The federal lawsuit brought by Maine Secretary of State Matt Dunlap demanding prompt communication from and meaningful participation on the Presidential Advisory Commission on Election Integrity – which is studying nothing, in order to give advice to President Trump, who will ignore it – expends a lot of taxpayer money and judicial resources, but at least it’s deductible. “Voter fraud” is not a real thing, but like a Pet Rock it has become a commercial success. The political issue harkens back to Jim Crow-era literacy tests and poll taxes, but the latest voter-suppression push is relatively recent. Republicans work to disenfranchise an important chunk of the Democratic voting base – minorities and young and low-income people – by making it harder for them to vote. They do this by passing laws that restrict voting registration times and polling places and require government-sponsored identification, among other means.

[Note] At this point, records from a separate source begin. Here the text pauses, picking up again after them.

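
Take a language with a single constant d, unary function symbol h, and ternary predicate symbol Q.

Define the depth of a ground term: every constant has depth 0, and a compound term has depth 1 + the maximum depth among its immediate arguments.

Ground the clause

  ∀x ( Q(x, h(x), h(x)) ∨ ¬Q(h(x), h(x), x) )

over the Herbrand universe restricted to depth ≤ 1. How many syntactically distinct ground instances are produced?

Ground terms of depth ≤ 1:
  Write N_k for the number of ground terms of depth ≤ k. A term of depth ≤ k is either a constant or a function symbol applied to arguments of depth ≤ k−1, so N_k = 1 + N_{k-1}.
  N_0 = 1
  N_1 = 1 + 1 = 2
  Explicitly: d, h(d).
So there are 2 ground terms available for substitution.
The variable x ranges independently over the available ground terms, and distinct assignments produce distinct instances.
Number of ground instances = 2.

2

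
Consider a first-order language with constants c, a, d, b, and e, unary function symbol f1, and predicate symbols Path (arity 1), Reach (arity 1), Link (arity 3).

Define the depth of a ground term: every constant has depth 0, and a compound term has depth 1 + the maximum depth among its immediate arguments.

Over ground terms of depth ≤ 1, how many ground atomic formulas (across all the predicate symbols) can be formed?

First count ground terms of depth ≤ 1.
Let N_k count ground terms of depth at most k. Each non-constant term of depth ≤ k is some function symbol applied to depth-≤(k−1) arguments, giving N_k = 5 + N_{k-1}.
N_0 = 5
N_1 = 5 + 5 = 10
Explicitly: c, a, d, b, e, f1(c), f1(a), f1(d), f1(b), f1(e).
So |H| = 10.
Each predicate of arity r yields |H|^r ground atoms (one per choice of an r-tuple from H):
  Path: 10;  Reach: 10;  Link: 10^3 = 1000
Total ground atoms: 10 + 10 + 1000 = 1020.

1020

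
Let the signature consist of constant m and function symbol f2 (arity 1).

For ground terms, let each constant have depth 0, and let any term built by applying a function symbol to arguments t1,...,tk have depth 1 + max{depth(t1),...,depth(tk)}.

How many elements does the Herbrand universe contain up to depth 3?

Let N_k = |{terms of depth ≤ k}|. Then N_0 = 1 and N_k = 1 + N_{k-1} for k ≥ 1 (one summand per function symbol, arity giving the exponent).
N_0 = 1
N_1 = 1 + 1 = 2
N_2 = 1 + 2 = 3
N_3 = 1 + 3 = 4

4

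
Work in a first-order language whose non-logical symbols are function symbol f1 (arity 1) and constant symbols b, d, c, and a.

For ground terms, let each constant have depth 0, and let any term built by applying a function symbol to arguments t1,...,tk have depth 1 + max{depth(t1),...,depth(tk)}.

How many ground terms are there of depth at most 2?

12

Let N_k count ground terms of depth at most k. Each non-constant term of depth ≤ k is some function symbol applied to depth-≤(k−1) arguments, giving N_k = 4 + N_{k-1}.
N_0 = 4
N_1 = 4 + 4 = 8
N_2 = 4 + 8 = 12
Explicitly: b, d, c, a, f1(b), f1(d), f1(c), f1(a), f1(f1(b)), f1(f1(d)), f1(f1(c)), f1(f1(a)).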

All over the country Republican legislators sponsor bills backed by special interest groups to restrict voting, and Democrats and other interest groups fight them. Maine’s same-day voter registration referendum was fought and defended along partisan lines. The battle is over winning elections – nothing more.
Matt Dunlap knows that voter fraud is not a real thing. A Maine panel appointed by his Republican predecessor studied it and reached that conclusion, consistent with every other reliable analysis.

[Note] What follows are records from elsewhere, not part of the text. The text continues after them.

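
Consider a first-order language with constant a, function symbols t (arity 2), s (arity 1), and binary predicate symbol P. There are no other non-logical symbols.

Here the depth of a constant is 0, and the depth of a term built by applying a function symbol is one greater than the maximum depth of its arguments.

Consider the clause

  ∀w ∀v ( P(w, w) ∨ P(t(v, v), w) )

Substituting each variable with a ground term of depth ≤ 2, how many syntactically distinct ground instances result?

169

Ground terms of depth ≤ 2:
  Let N_k count ground terms of depth at most k. Each non-constant term of depth ≤ k is some function symbol applied to depth-≤(k−1) arguments, giving N_k = 1 + N_{k-1}^2 + N_{k-1}.
  N_0 = 1
  N_1 = 1 + 1^2 + 1 = 3
  N_2 = 1 + 3^2 + 3 = 13
So there are 13 ground terms available for substitution.
The clause has 2 distinct variables (w, v), each appearing in the body. In the free term algebra distinct substitutions yield syntactically distinct ground instances.
Number of ground instances = 13^2 = 169.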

President Trump does not take advice nor is he an evidence-based kind of guy. As long as something is on Twitter, gets votes or makes money, it’s real. The president gins up his base with fear mongering about voter fraud and made a splash when he chose as the commission’s vice chair a leading Republican proponent of voter-restriction laws: Kansas Secretary of State Kris Kobach, who is now running for governor on a voter-restriction platform.